FYI - This pops at my work as a sec threat via Cisco Umbrella. :D

fersarr 1 month ago

why do people care so much? it's just an agentic loop

  • __alexs 1 month ago

    Many people seem to believe the Claude Code has some sort of secret sauce in the agent itself for some reason.

    I have no idea why because in my experience Claude Code and the same models inside of Cursor behave almost identically. I think all the secret sauce is in the RLHF.

dominotw 1 month ago

what is so fascinating about claude code. we have codex that is open source already. is there something special to learn from claude code?

bilalbayram 1 month ago

Same guide for opencode would be nice too

anonyfox 1 month ago

You guys all get it’s an April joke?

ramon156 1 month ago

I expect dozens more "research articles" that

- find nothing - still manage to fill entire lages - somehow have a similar structure - are boring as fuck

At least this one is 3/4, the previous one had BINGO.

a3w 1 month ago

No mention of undercover mode?

mdavid626 1 month ago

How the hell is it 500k lines?

  • twsted 1 month ago

    It is vibe coded.

  • dankobgd 1 month ago

    it's just bunch of useless junk

spirelab 1 month ago

I got a goose

War flashbacks to genshin

blueTiger33 1 month ago

its April fools joke. this has really gone wide

chrz 1 month ago

nice example: Find all TODO spin the AI machine

i do shift ctrl F

inside_story 1 month ago

cool Archaeologization Collection Output

ezekiel68 1 month ago

Now we just let the AI "move fast and break things".

phplovesong 1 month ago

Holy fukking hell thats some bad code.
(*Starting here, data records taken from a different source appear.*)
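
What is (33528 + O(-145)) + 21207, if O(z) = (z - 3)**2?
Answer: 76639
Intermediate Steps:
O(z) = (-3 + z)**2
(33528 + O(-145)) + 21207 = (33528 + (-3 - 145)**2) + 21207 = (33528 + (-148)**2) + 21207 = (33528 + 21904) + 21207 = 55432 + 21207 = 76639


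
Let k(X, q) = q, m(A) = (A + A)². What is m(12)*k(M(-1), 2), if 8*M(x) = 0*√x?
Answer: 1152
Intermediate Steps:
m(A) = 4*A² (m(A) = (2*A)² = 4*A²)
M(x) = 0 (M(x) = (0*√x)/8 = (⅛)*0 = 0)
m(12)*k(M(-1), 2) = (4*12²)*2 = (4*144)*2 = 576*2 = 1152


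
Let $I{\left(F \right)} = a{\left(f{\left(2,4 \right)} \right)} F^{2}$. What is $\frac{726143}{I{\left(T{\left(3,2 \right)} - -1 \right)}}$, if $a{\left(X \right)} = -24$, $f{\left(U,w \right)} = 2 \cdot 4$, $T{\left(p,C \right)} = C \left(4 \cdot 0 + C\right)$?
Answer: $- \frac{726143}{600} \approx -1210.2$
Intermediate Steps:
$T{\left(p,C \right)} = C^{2}$ ($T{\left(p,C \right)} = C \left(0 + C\right) = C C = C^{2}$)
$f{\left(U,w \right)} = 8$
$I{\left(F \right)} = - 24 F^{2}$
$\frac{726143}{I{\left(T{\left(3,2 \right)} - -1 \right)}} = \frac{726143}{\left(-24\right) \left(2^{2} - -1\right)^{2}} = \frac{726143}{\left(-24\right) \left(4 + 1\right)^{2}} = \frac{726143}{\left(-24\right) 5^{2}} = \frac{726143}{\left(-24\right) 25} = \frac{726143}{-600} = 726143 \left(- \frac{1}{600}\right) = - \frac{726143}{600}$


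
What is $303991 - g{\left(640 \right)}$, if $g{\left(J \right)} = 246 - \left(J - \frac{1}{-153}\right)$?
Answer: $\frac{46570906}{153} \approx 3.0439 \cdot 10^{5}$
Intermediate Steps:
$g{\left(J \right)} = \frac{37637}{153} - J$ ($g{\left(J \right)} = 246 - \left(J - - \frac{1}{153}\right) = 246 - \left(J + \frac{1}{153}\right) = 246 - \left(\frac{1}{153} + J\right) = \frac{37637}{153} - J$)
$303991 - g{\left(640 \right)} = 303991 - \left(\frac{37637}{153} - 640\right) = 303991 - - \frac{60283}{153} = 303991 + \frac{60283}{153} = \frac{46570906}{153}$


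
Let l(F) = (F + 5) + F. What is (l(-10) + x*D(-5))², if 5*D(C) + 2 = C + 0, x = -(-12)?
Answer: 25281/25 ≈ 1011.2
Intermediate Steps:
x = 12 (x = -4*(-3) = 12)
l(F) = 5 + 2*F (l(F) = (5 + F) + F = 5 + 2*F)
D(C) = -⅖ + C/5 (D(C) = -⅖ + (C + 0)/5 = -⅖ + C/5)
(l(-10) + x*D(-5))² = ((5 + 2*(-10)) + 12*(-⅖ + (⅕)*(-5)))² = ((5 - 20) + 12*(-⅖ - 1))² = (-15 + 12*(-7/5))² = (-15 - 84/5)² = (-159/5)² = 25281/25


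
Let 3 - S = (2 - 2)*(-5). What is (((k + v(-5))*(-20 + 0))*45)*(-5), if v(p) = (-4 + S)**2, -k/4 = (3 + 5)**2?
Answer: -1147500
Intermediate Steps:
S = 3 (S = 3 - (2 - 2)*(-5) = 3 - 0*(-5) = 3 - 1*0 = 3 + 0 = 3)
k = -256 (k = -4*(3 + 5)**2 = -4*8**2 = -4*64 = -256)
v(p) = 1 (v(p) = (-4 + 3)**2 = (-1)**2 = 1)
(((k + v(-5))*(-20 + 0))*45)*(-5) = (((-256 + 1)*(-20 + 0))*45)*(-5) = (-255*(-20)*45)*(-5) = (5100*45)*(-5) = 229500*(-5) = -1147500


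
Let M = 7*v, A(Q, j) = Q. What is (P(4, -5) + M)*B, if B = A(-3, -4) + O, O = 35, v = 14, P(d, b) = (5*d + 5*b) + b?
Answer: 2816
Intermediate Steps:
P(d, b) = 5*d + 6*b (P(d, b) = (5*b + 5*d) + b = 5*d + 6*b)
M = 98 (M = 7*14 = 98)
B = 32 (B = -3 + 35 = 32)
(P(4, -5) + M)*B = ((5*4 + 6*(-5)) + 98)*32 = ((20 - 30) + 98)*32 = (-10 + 98)*32 = 88*32 = 2816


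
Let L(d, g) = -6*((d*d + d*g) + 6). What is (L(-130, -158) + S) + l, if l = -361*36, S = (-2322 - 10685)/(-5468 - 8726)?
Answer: -3373503361/14194 ≈ -2.3767e+5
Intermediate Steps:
L(d, g) = -36 - 6*d² - 6*d*g (L(d, g) = -6*((d² + d*g) + 6) = -6*(6 + d² + d*g) = -36 - 6*d² - 6*d*g)
S = 13007/14194 (S = -13007/(-14194) = -13007*(-1/14194) = 13007/14194 ≈ 0.91637)
l = -12996
(L(-130, -158) + S) + l = ((-36 - 6*(-130)² - 6*(-130)*(-158)) + 13007/14194) - 12996 = ((-36 - 6*16900 - 123240) + 13007/14194) - 12996 = ((-36 - 101400 - 123240) + 13007/14194) - 12996 = (-224676 + 13007/14194) - 12996 = -3189038137/14194 - 12996 = -3373503361/14194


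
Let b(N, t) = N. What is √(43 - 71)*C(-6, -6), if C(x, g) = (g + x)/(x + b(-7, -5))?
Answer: 24*I*√7/13 ≈ 4.8845*I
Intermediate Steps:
C(x, g) = (g + x)/(-7 + x) (C(x, g) = (g + x)/(x - 7) = (g + x)/(-7 + x))
√(43 - 71)*C(-6, -6) = √(43 - 71)*((-6 - 6)/(-7 - 6)) = √(-28)*(-12/(-13)) = (2*I*√7)*(-1/13*(-12)) = (2*I*√7)*(12/13) = 24*I*√7/13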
Full blown AI slop.

steveharing1 1 month ago

Anthropic is now more open than OpenAI Itself lmao!

kinnth 1 month ago

this claude code leak is such a fuck up...

The fact that now every agent designer knows what was already built is a huge shot of steroids to their codebase!

jruohonen 1 month ago

Thanks, I'll use this for teaching next week (on what not to do). BashTool.ts :D But, in general, I guess it just shows yet again that the emperor has no clothes.

  • petesergeant 1 month ago

    > it just shows yet again that the emperor has no clothes

    Which emperor, specifically?

  • dgb23 1 month ago

    Are you not feeling the vibes?

    In all seriousness. I think you‘re supposed to run these in some kind of sandbox.

sscaryterry 1 month ago

Enshitification galore

  • ramraj07 1 month ago

    What exactly is shitty here? A program i use for hours every day to do the job previously done by many N human beings, without many bugs, seems to have code thats seemingly messy but still clearly works.

    • sscaryterry 1 month ago

      Maybe if it was working the way it was 2 months ago, life would be good?